第3話 職務の価値観-1
「酷いなぁ、そんなに警戒しなくたって良いじゃない」
虚ろな目で不気味なほどに青い発言をしていたSPは、先程と打って変わり随分と余裕のある笑みをたたえている。
口調もどこか砕けた様子で、より一層彼の不気味さを引き立てていた。
「――そこで止まれ」
何らかの異常を察したSP達は、護衛対象のアーテルを
「旦那様、奥の部屋へ参りましょう」
最もアーテルに近い二人のSPが、ひとまず不審なSPからアーテルを離すために安全であろう奥の部屋への移動を促す。
後方でドアが閉まる音を確認した後、アーテルが避難した扉を護るようにして 各々が拳銃を構えた。
――ここまでの時間、約2分。
「流石、有名な政治家にお呼ばれするほどのSPだね。君たち、よく優秀って言われない?」
まるで自分はアーテルを護衛するSPの仲間でないような物言いに、SPらの警戒はおおよそ確信を得ていた。
十数個の銃口を向けられていても、彼は依然として微笑みを崩さない。
「この花瓶、良い趣味してるね」
命の危険に脅かされているはずの彼は、部屋の壁沿いにいくつも飾られていた花瓶の一つを手に取った。
「……与えられた職務を全うせず、勝手なことをするのなら――迷わず射撃させてもらうぞ」
そんな彼の軽薄な行動を見て、先頭に立っていたSPチームの中で最も屈強なSPが低い声で脅す。
屈強な彼はチームの司令塔を務めており、誰よりも責任感と情に溢れた男であった。
「心外だなぁ、これでも任務中だよ。僕の行動がお気に召さないのなら、これから全うさせてもらおうか――“職務”」
今までで最も軽薄で砕けた言葉遣い――それ以上に歪んだ笑みと怪しい声色に、SPらは反射的に引き金にしっかりと指を掛ける。
「一同、撃て――――!!」
司令塔の号令に合わせて、全員が一点の迷いもなく一斉に発砲した。
豹変した彼の黒い表情は、瞬く間に銃声と煙によって見えなくなる。
(――これで良かったんだ……人手が減ったのは痛いが、殺し屋がいつ来るか分からない以上は不安要素を一つも残しておきたくない)

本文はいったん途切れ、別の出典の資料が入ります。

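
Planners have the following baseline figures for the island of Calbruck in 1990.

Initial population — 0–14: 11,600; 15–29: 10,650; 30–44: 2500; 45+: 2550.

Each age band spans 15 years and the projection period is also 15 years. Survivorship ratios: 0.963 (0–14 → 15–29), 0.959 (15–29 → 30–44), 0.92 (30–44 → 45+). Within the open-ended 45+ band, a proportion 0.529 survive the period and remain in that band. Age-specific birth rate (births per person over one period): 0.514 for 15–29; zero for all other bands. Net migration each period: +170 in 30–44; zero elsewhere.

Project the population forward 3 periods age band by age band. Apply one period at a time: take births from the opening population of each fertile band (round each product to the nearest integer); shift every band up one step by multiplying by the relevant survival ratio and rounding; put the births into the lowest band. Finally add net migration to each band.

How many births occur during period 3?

2709

Period 1.
Births: 10650 * 0.514 = 5474
15–29: 11600 * 0.963 = 11171
30–44: 10650 * 0.959 = 10213
45+: 2500 * 0.92 + 2550 * 0.529 = 2300 + 1349 = 3649
Net migration: 30–44 + 170 → 10383
→ [5474, 11171, 10383, 3649]
Period 2.
Births: 11171 * 0.514 = 5742
15–29: 5474 * 0.963 = 5271
30–44: 11171 * 0.959 = 10713
45+: 10383 * 0.92 + 3649 * 0.529 = 9552 + 1930 = 11482
Net migration: 30–44 + 170 → 10883
→ [5742, 5271, 10883, 11482]
Period 3.
Births: 5271 * 0.514 = 2709
15–29: 5742 * 0.963 = 5530
30–44: 5271 * 0.959 = 5055
45+: 10883 * 0.92 + 11482 * 0.529 = 10012 + 6074 = 16086
Net migration: 30–44 + 170 → 5225
→ [2709, 5530, 5225, 16086]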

司令塔は、静かにチームメンバーを一人失ったことについて責任を感じつつあった。
彼を生かすために他の最良な選択があったのでは、とも考えていたが、彼の異質さを思い出し思考を止めた。
もうじき、煙が晴れて視界が良くなるだろう……と司令塔は体勢を戻す。
――それはほんの僅かな時間であった。
濁った灰色の硝煙が晴れた時には既に、確実に殺したはずの彼がSPらの陣営を振り切って後ろ側に回り込んでいたとは、誰が予想できただろうか。
――ゴン!
重く鈍い音が響いた後、最後列で司令塔の指示を待っていたSPの一人が倒れ込んだ。
おそらく脳震盪を起こして意識を失ったSPの懐から拳銃を取り出すと、彼は容赦なく隣で驚愕していたSPを蹴り倒し、持っていた花瓶を扉に向かって投げつけた。
彼が花瓶をぶつけたその扉――それは、アーテルが二人のSPと共に待機している部屋のものであった。
「何事だ?!」
血相を変えたSPの一人が、拳銃を構えながら扉を勢いよく開ける。
扉を開けたSPは確かに迂闊であっただろう――しかし、扉の向こうで大量の銃声が聞こえた後、扉に何かがぶつかる音がしたのだ。
このSPは新米の未熟者であった。
そして、この界隈で『未熟』がどれほど身の危険に晒されるのか――それを知るには、相手が悪すぎた。